天天看点

Rocksdb 写入数据后 GetApproximateSizes 获取的大小竟然为0?

项目开发中需要从引擎 获取一定范围的数据大小,用作打点上报,测试过程中竟然发现写入了一部分数据之后通过GetApproximateSizes 获取写入的key的范围时取出来的数据大小竟然为0。。。难道发现了一个bug?(欣喜)

因为写入的数据是小于一个sst的data-block(默认是4K),会不会因为GetApproximateSizes 对小于一个data-block的数据大小都默认是0?对于一个严谨的引擎,这么明显的问题显然不可忍。

问题代码:

#include <iostream>
#include <string>

#include <rocksdb/db.h>
#include <rocksdb/slice.h>

#define VALUE_SIZE 100

using namespace std;
using namespace rocksdb;

void check_status(Status s, std::string op) {
    if (!s.ok()) {
        cout << " Excute " << op << " failed "
             << s.ToString() << endl;
        exit(1);
    }
}

static std::string Key(int i) {
    char buf[100];
    snprintf(buf, sizeof(buf), "key%06d", i);
    return std::string(buf);
}

int main() {
    rocksdb::DB* db;
    rocksdb::Options options;
    rocksdb::Status s;
    
    options.create_if_missing = true;
    options.compression = kNoCompression;

    // 打开db
    check_status(rocksdb::DB::Open(options, "./db", &db), "Open DB");

    // 写入10条key-value,value大小是100B
    for (int i = 0;i < 10; i++) {
        check_status(db->Put(WriteOptions(), 
                            Key(i), 
                            Slice(string(VALUE_SIZE, 'a' + (i % 26)))), 
                    "Put DB");
    }

    // 取其中的key范围为[1,3],获取处于这个范围的key-value大小
    uint64_t size;
    string start = Key(1);
    string end = Key(3);
    Range r(start, end);
    db->GetApproximateSizes(&r, 1, &size);
    cout << "Approximate size is " << size << endl; 

    delete db;
    return 0;
}      

最终的执行结果是:

Approximate size is 0      

本来开开心心,很明显的问题,想要分析一下原因,向社区提一个PR,结果翻看了一下源代码就没心情了,还是自己太天真。
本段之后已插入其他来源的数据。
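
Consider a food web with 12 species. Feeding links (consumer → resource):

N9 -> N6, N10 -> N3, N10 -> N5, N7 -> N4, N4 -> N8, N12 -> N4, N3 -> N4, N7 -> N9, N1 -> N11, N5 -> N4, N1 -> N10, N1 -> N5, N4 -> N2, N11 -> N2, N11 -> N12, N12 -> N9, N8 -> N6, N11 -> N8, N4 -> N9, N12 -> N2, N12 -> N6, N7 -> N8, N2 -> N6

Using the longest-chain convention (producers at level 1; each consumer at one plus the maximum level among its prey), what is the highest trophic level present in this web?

Producers (level 1): N6.
N6 → N8 → N4 → N5 → N10 → N1 gives N1 level 6.
No species has a prey at level 6, so no species reaches level 7.

6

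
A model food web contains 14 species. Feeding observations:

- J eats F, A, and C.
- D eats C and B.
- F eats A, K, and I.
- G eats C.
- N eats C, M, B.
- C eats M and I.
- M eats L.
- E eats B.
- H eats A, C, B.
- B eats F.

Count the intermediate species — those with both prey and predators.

4

Intermediate species (has both prey and predators): F, M, C, B.
Count: 4.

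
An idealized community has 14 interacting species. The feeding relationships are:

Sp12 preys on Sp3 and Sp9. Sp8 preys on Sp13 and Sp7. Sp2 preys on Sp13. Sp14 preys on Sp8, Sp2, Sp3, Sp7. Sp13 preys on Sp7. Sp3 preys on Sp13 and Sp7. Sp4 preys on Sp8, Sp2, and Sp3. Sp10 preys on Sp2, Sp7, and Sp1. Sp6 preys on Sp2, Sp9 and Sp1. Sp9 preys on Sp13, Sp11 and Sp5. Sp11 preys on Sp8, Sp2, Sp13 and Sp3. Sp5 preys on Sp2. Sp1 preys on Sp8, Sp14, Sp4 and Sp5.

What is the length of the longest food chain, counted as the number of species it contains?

6 species

One longest chain: Sp7 → Sp13 → Sp2 → Sp5 → Sp9 → Sp12.
It has 6 species and 5 links.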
这个获取指定范围的key大小的接口是有一个额外参数的​

​include_flags​

​:

virtual void GetApproximateSizes(const Range* ranges, int n, uint64_t* sizes,
                                   uint8_t include_flags = INCLUDE_FILES) {
    GetApproximateSizes(DefaultColumnFamily(), ranges, n, sizes, include_flags);
  }      

这个额外参数是用来指定从rocksdb的哪一个组件获取指定范围的key的大小,比如从memtable,或则 sst?
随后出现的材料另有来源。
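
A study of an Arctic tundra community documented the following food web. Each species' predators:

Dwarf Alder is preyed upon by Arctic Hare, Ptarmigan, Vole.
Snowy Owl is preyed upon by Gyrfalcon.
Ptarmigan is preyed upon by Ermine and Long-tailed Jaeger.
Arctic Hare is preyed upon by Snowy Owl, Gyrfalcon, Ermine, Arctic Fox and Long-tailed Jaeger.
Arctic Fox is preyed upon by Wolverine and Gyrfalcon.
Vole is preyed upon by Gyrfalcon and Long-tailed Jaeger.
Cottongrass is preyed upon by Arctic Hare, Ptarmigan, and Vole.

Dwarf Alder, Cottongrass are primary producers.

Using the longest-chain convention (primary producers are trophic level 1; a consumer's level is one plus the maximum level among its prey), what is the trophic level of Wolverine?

Trophic level 4

Dwarf Alder is a producer → level 1.
Arctic Hare eats Dwarf Alder (level 1); other prey at levels: Cottongrass 1 → level 2.
Arctic Fox eats Arctic Hare → level 3.
Wolverine eats Arctic Fox → level 4.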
自己使用默认参数 写入了一小部分数据,显然没有达到触发flush的条件,都会存储在memtable,所以这里从默认的sst文件获取这个范围的key大小时显然获取不到。

可以继续看更底层的实现:

Status DBImpl::GetApproximateSizes(const SizeApproximationOptions& options,
                                   ColumnFamilyHandle* column_family,
                                   const Range* range, int n, uint64_t* sizes) {
  ......
  Version* v;
  auto cfh = static_cast_with_check<ColumnFamilyHandleImpl>(column_family);
  auto cfd = cfh->cfd();
  // 增加针对当前cf的引用
  SuperVersion* sv = GetAndRefSuperVersion(cfd);
  v = sv->current;

  // 允许同时传入多个range,这里对传入的range进行遍历
  for (int i = 0; i < n; i++) {
    Slice start = range[i].start;
    Slice limit = range[i].limit;

    // Add timestamp if needed
    std::string start_with_ts, limit_with_ts;
    if (ts_sz > 0) {
      // Maximum timestamp means including all key with any timestamp
      AppendKeyWithMaxTimestamp(&start_with_ts, start, ts_sz);
      // Append a maximum timestamp as the range limit is exclusive:
      // [start, limit)
      AppendKeyWithMaxTimestamp(&limit_with_ts, limit, ts_sz);
      start = start_with_ts;
      limit = limit_with_ts;
    }
    // Convert user_key into a corresponding internal key.
    InternalKey k1(start, kMaxSequenceNumber, kValueTypeForSeek);
    InternalKey k2(limit, kMaxSequenceNumber, kValueTypeForSeek);
    sizes[i] = 0;
    // 从sst文件中取指定key范围的大小
    if (options.include_files) {
      sizes[i] += versions_->ApproximateSize(
          options, v, k1.Encode(), k2.Encode(), /*start_level=*/0,
          /*end_level=*/-1, TableReaderCaller::kUserApproximateSize);
    }
    // 从memtable中取出指定key范围的大小,包括mem和imm
    if (options.include_memtabtles) {
      sizes[i] += sv->mem->ApproximateStats(k1.Encode(), k2.Encode()).size;
      sizes[i] += sv->imm->ApproximateStats(k1.Encode(), k2.Encode()).size;
    }
  }

  // 释放对superversion的引用
  ReturnAndCleanupSuperVersion(cfd, sv);
  return Status::OK();
}      

再对应到从sst文件的blockbased table中取数据,需要创建blockbased的index的iter来取start-end key所属的datablock的偏移地址。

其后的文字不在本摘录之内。